(2 weeks, 4 days ago)
Commons ChamberI am grateful for the opportunity. We had a whole series of plans that were sadly interrupted by the general election result, and I will come on in a moment to some of the suggestions I have for where the Government might go.
The hon. Gentleman was talking about incentivising people into work. In my surgeries in Torbay, I find that an awful lot of people are off sick with hip problems or mental health challenges, and the challenge people have in getting back into work is the broken health system that was left by the previous Conservative Government. I hope the new Government will drive harder on fixing the system, because many people on benefits are keen to get back into work; they are just unfit for work.

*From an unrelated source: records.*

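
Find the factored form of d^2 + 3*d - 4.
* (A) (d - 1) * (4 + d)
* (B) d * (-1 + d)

We need to factor d^2 + 3*d - 4.
The factored form is (d - 1) * (4 + d).
A) (d - 1) * (4 + d)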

The hon. Gentleman reflects the experience that many of us have had in our surgeries. Nevertheless, I do not think that health reform on its own will do the job. As I mentioned, the House of Lords Economic Affairs Committee has looked into the matter and reported last week, pointing out that the increase in welfare claims cannot be attributed to longer waiting lists or, indeed, to worsening health conditions. The welfare problem is outstripping the problems we see in the nation’s health, so we have to do more in the DWP. We wait with bated breath to see some movement on that front.
In fact, it was in this debate last year when we were uprating benefits that the hon. Member for Birkenhead (Alison McGovern), now a ministerial colleague of the right hon. Member for East Ham, said that, “Labour has a plan”. That was a year ago. Seven months ago, Labour won the election. She did not say that the plan was oven-ready, but she implied it. I know the Minister says that the delay is because of a court case that happened two weeks ago, but I do not quite understand how that explains the delay that has been going on for seven months.
Here we are approving a measure that will increase expenditure by nearly £7 billion, as the right hon. Gentleman said, and we have no idea how the bill will be brought down over time. But after much head scratching in the DWP—and, we are told, people pulling their hair out in No. 10—we are getting closer to the big reveal. We hear exciting hints in the media that the Government might scrap the limited capacity for work category altogether, scrap the work capability assessment, merge employment and support allowance into the personal independence payment system, or require people on sickness benefits to engage with work coaches. I am encouraged by all that pitch-rolling.
If the Government are softening up their Back Benchers for serious reform, I applaud them for it, but I will believe it when I see it, because Labour opposed every step towards tougher conditions, more assessments and more incentives to work. They opposed reforms that we were introducing to the fit note system. In fact, I see from a written answer to a question in the other place that the Government say they have no plans to reform the fit note system, which I regret. I wonder whether the Minister could help clarify if that is the case.
On universal credit, it appears that the sinner repenteth, or sort of repenteth. The Government are on some kind of journey. In the last Parliament, they said they would scrap universal credit, then they said they would replace it, and now, as we have heard, they are reviewing it. I am glad to hear that, although the right hon. Gentleman just said that they are reviewing it over the course of this year, so that seems to be unrelated to the Green Paper process, which we are expecting in the spring. I would like to understand how those two processes are aligned.
Rather than scrapping, replacing or reviewing universal credit, I invite the Government simply to use it. It is a flexible system, as we saw during the pandemic, and it works; it just needs to be adapted to the new challenge. In conclusion, let me make a few suggestions for the right hon. Gentleman to consider as he prepares his Green Paper and his universal credit review.
The back to work plan that we announced before the general election would have got 1.1 million people into work, using more support and tougher conditions—“more support” meaning more of the WorkWell pilots that my hon. Friend the Member for Faversham and Mid Kent (Helen Whately) introduced. I was glad to hear the Secretary of State praising those pilots yesterday, although sadly without attribution. In our view, the work capability assessment should be face to face, and it should be asset-based, not deficit-based; it should be asking what a claimant can do, not what they cannot do. The claimant should begin the journey of recovery—the journey back towards work—then and there. Rather than budgeting for ever higher welfare, as we are doing today, we should be investing in a universal support system to run alongside universal credit.
We also need tougher conditions. We simply cannot have people with a bad back or anxiety being signed off sick for the rest of their lives; they need to know that we believe in them, and that believing in them means having high expectations of them. In exchange for benefits paid for by working people, claimants should take active steps, when they can, to address their physical and mental health needs, and they should work meaningfully on their own health and wellbeing. That will not look the same for everyone and it must not be a tick-box exercise. That is why we need the help of civil society, not just coaches and therapists, providing the human touch and the range of help and opportunities that people need.
Most of all, we need a clear message to go out from the Government that unless a person is so severely disabled or ill that they genuinely can never work at all, they will not have a life on benefits. That clear message, enacted through reform that the right hon. Gentleman’s Department must bring forward urgently, is the only way to get our exorbitant welfare bills under control, and to get our workforce and our economy moving again.